Two years of conflict in northern Ethiopia, with renewed fighting in mid-2022, have created high humanitarian needs across Afar, Amhara and Tigray regions, which remain largely unaddressed. The cessation of hostilities following a peace agreement signed in early November 2022 raises hopes for lasting peace for a region devastated by conflict. Since the signature of the peace agreement, the improved security situation in Afar, Amhara and Tigray is opening up opportunities for humanitarian access to areas so far inaccessible. Humanitarian convoys and flights to Tigray have resumed, allowing humanitarian actors to expand and scale up much-needed assistance. Alongside immediate humanitarian assistance, transition and recovery efforts will be needed for affected communities to be able to recover (OCHA, 2022).
Ethiopia is ranked 161 of 182 countries on the 2022 Notre Dame Global Adaptation Initiative (ND-GAIN) Climate Vulnerability Index with increases in temperature, erratic rainfall and unpredictability of seasonal rain, increased incidences of drought and other extreme events. Many regions in Ethiopia are currently experiencing one of the most severe La Niña-induced droughts in recent decades, with more than 8 million people acutely food insecure. The death of 3.5 million livestock due to the drought has further destroyed livelihoods. Drought-affected regions comprise threequarters of the total land area of Ethiopia with Somali, Oromia and Afar Regions the most severely impacted. 1.8 million people are displaced in drought-affected regions of Ethiopia and one out of five displaced persons in Ethiopia is displaced due to drought (as per IOM’s latest displacement report published in October 2022). One of every four migrants along the Eastern Route is from drought-affected regions of Ethiopia, and one of every four returning migrants is going back to the country’s drought-affected regions. Limited food availability is likely to lead to increased migration as populations move in search of food and pasture. These populations on the move commonly face additional barriers to accessing health care and therefore are more at risk of ill health including malnutrition. Poor living conditions in temporary settlements also predispose populations to outbreaks of communicable diseases including cholera and measles. Furthermore, limited healthcare access can fuel tensions between displaced and host communities.

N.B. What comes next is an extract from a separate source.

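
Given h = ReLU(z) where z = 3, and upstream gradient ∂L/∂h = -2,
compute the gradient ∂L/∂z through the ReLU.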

Ethiopia is also an important departure, transit and destination country for mixed migration flows in the Horn of Africa. Hundreds of thousands of Ethiopians, primarily youth, migrate towards the Middle East (mainly the Kingdom of Saudi Arabia), South Africa, and Europe every year. Forced migration due to climate change has worsened in recent years, exposing vulnerable populations to trafficking in persons and other forms of exploitation. Between January and October 2022, IOM registered over 100,000 returning migrants to Ethiopia, with the majority – more than 71,000 – coming from the Kingdom of Saudi Arabia. This trend has brought the total number of migrants forcefully returned from the Kingdom of Saudi Arabia to half a million since 2017. An alarming number of migrants arrive destitute and with serious medical and psychiatric conditions which challenge the local capacities. The conflict in northern Ethiopia has made the situation of migrants even more precarious, with returns to home communities made impossible and migrants becoming stranded. Approximately one-third of all returns from the Kingdom of Saudi Arabia originate from areas devastated by conflict.